What Is Gross Working Capital?
Gross working capital is the sum of all of a company's current assets (assets that are convertible to cash within a year or less). Gross working capital includes assets such as cash, accounts receivable, inventory, short-term investments, and marketable securities. Gross working capital less current liabilities is equal to net working capital, or simply "working capital," a more useful measure for balance sheet analysis.
Gross Working Capital Explained
Gross working capital, in practice, is not useful. It is just one half of a picture of a company's short-term financial health and ability to use short-term resources efficiently. The other half is current liabilities. Gross working capital, or current assets, less current liabilities equate to working capital. When working capital is positive, it means that current assets are greater than current liabilities. The preferred way to express positive working capital is the ratio of current assets to current liabilities (e.g., > 1.0). If this ratio is not greater than 1.0, then it may have trouble paying back its creditors in the short-term, whether it's a bank or supplier or another party to which the company has financial obligations. Negative working capital may a sign of distress that could grow. Perhaps the underlying problem is a decline in sales, which would reduce accounts receivable or force an accumulation in the accounts payable account (part of current liabilities) as the company finds it more difficult to pay its bills on time.

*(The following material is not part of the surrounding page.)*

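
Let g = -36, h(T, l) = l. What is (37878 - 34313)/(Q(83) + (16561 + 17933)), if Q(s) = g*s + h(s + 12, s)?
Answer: 115/1019 ≈ 0.11286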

A company needs just the right amount of working capital to function optimally. With too much working capital, some current assets would be better put to other uses. With too little working capital, a company may not be able to meet its day-to-day cash requirements. Managers will aim for the correct balance through working capital management.
Example of Gross Working Capital
An examination of gross working capital versus current liabilities provides many insights into a company's operations. The changes in the components of current assets and liabilities from period to period can lead to further analysis to assess the short-run financial condition of a company. Sometimes there may be a surprise to an investor that a working capital ratio fell below 1.0. Breaking down the components and following the money would explain why.
For instance, Danaher Corp. reported gross working capital of $6.67 billion at the end of the fourth quarter of 2016, versus $6.87 billion in current liabilities, for a working capital ratio of 0.97. At the end of the third quarter in 2017, the ratio stood at 1.43. Between the end of 2016 and September 2017, the company repaid a significant amount of a short-term loan, thereby reducing current liabilities and sending the working capital ratio comfortably above 1.0.